Cuando despertaron estaban totalmente recuperadas de la fatiga del día anterior, por lo que no les costó retomar el viaje. Siempre en la misma dirección, las dos chicas avanzaban con el paraguas negro y sus catorce diamantes. Siete para Marga, siete para Leticia. Claro que en Ningún Lugar, la suerte puede durar lo que un ronroneo de gato.
Precisamente un gato las seguía de cerca, con paso decidido y señorial. No dejaba de resultar extraño su porte majestuoso, poco acorde a su aspecto desaliñado y raquítico. Pero aquel gato sabía lo que hacía y disfrutaba con su tarea. Vigilar a Leticia y Marga resultaba muy interesante, y más cuando había observado la evolución en la relación de las dos enemigas. Las cosas no eran como al principio, pero su relación estaba muy lejos de ser perfecta.

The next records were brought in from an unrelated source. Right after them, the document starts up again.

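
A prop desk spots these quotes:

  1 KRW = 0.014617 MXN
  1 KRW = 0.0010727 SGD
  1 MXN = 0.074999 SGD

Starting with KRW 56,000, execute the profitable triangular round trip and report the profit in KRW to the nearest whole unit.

Profitable loop is KRW → MXN → SGD → KRW:
KRW 56,000 × 0.014617 = MXN 818.55
MXN 818.55 × 0.074999 = SGD 61.39
SGD 61.39 ÷ 0.0010727 = KRW 57,230
Profit = KRW 57,230 − KRW 56,000

Profit: KRW 1,230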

—Vaya —murmuró Marga muchos metros por delante, ajena a la mirada felina que las seguía—. He notado una suave ráfaga de viento.
—¿Y? —Leticia estaba concentrada en sus siete preciosos diamantes. La conducta climática le importaba bien poco cuando tenía la fama al alcance de la mano. Marga sin embargo no desistió en su intento de explicarse:
—Es extraño porque no recuerdo que haya habido la más mínima corriente de aire desde que llegamos a Ningún Lugar. ¿La recuerdas tú?
—¿Cómo pretendes que recuerde esa tontería? No me sé ni el código postal de mi casa, así que no esperes que pierda el tiempo memorizando cada ridiculez que ocurre a mí alrededor.
—¿Es que tu casa tiene sólo un código postal? —preguntó Marga en broma—. Pensaba que la enooooorme mansión de los Sopri tendría por lo menos tres.
—Espera que me ría, Margarita, tú sólo espera —Leticia disimulaba malhumorada mientras hacía tiempo para comprender la broma.
—¿No lo notas? —preguntó Marga sonriente—. Es un airecillo muy agradable. Ah… Es fresco, pero no da frío.
—¡Sí, ahora sí! —Leticia rió también—. ¡Qué agradable! Pero ¡espera! No nos vayamos a detener sólo por una ráfaga de viento. Tenemos que llegar a casa, ¿recuerdas? Ahora somos unas multimillonarias con importantes responsabilidades. Los de ¡HOLA! deben estar esperando en la puerta para sacarme la primera instantánea: «La bella Leticia Sopri vuelve a casa después de su cautiverio». Qué artístico.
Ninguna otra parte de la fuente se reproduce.